Saudische Kerst is geheim feest
Achter de opgezette dieren en geschenkenkorfjes voor geboortes steken enkele twijgjes van groen plastic tussen de zijden bloemen. Tussen kleurige rijen linten hangen ook enkele spoelen met feestelijk rood, goud en groen en, een beetje verstopt onder een winkelrek, twee nog voor de helft gevulde dozen met uit glas geblazen kerstversierselen.
De sfeer in dit geschenkenwinkeltje in de Saudische hoofdstad Riyad maakt duidelijk dat kerstfeest niet bepaald een publieke aangelegenheid is in dit woestijnkoninkrijk, waar de islam de enig toegelaten godsdienst is.
Buitenlandse werknemers houden feestjes binnen de muren van hun bedrijf, uit het zicht van de religieuze politie. Voor de meeste buitenlanders is de verjaardag van de geboorte van Christus voornamelijk een dag om in stilte na te denken.

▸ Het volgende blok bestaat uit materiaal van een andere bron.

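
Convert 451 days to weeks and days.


Weeks: 451 ÷ 7 = 64 remainder 3

64 weeks 3 days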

Saudi-Arabië verdedigt als bakermat van de islam de heiligste plekken van het geloof tegen afwijkende overtuigingen en nieuwe ideeën die een bedreiging kunnen vormen voor de oude cultuur, tradities en officiële godsdienst. Kerken zijn niet toegestaan, al komen sommige buitenlanders regelmatig samen om in kleine kring een religieuze dienst te houden.
Zo is het niet overal in het Midden-Oosten. In het naburige golfstaatje Bahrein worden luxueuze hotels opgesierd met hel verlichte bomen en kerststerren en worden overal kerstmaaltijden aangeprezen. Ook in de Jemenitische hoofdstad Sanaa en in wijken in Karo waar veel buitenlanders wonen, worden kerstbomen verkocht. De Egyptische president Hosni Mubarak kondigde vorige week aan dat 7 januari, de dag waarop de orthodox-christelijke koptische minderheid in Egypte kerstfeest viert, een feestdag is voor alle Egyptenaren. In Libanon en Syrië, landen met grote groepen christenen, wordt kerstfeest openlijk gevierd, met alle religieuze en commerciële pracht en praal van dien.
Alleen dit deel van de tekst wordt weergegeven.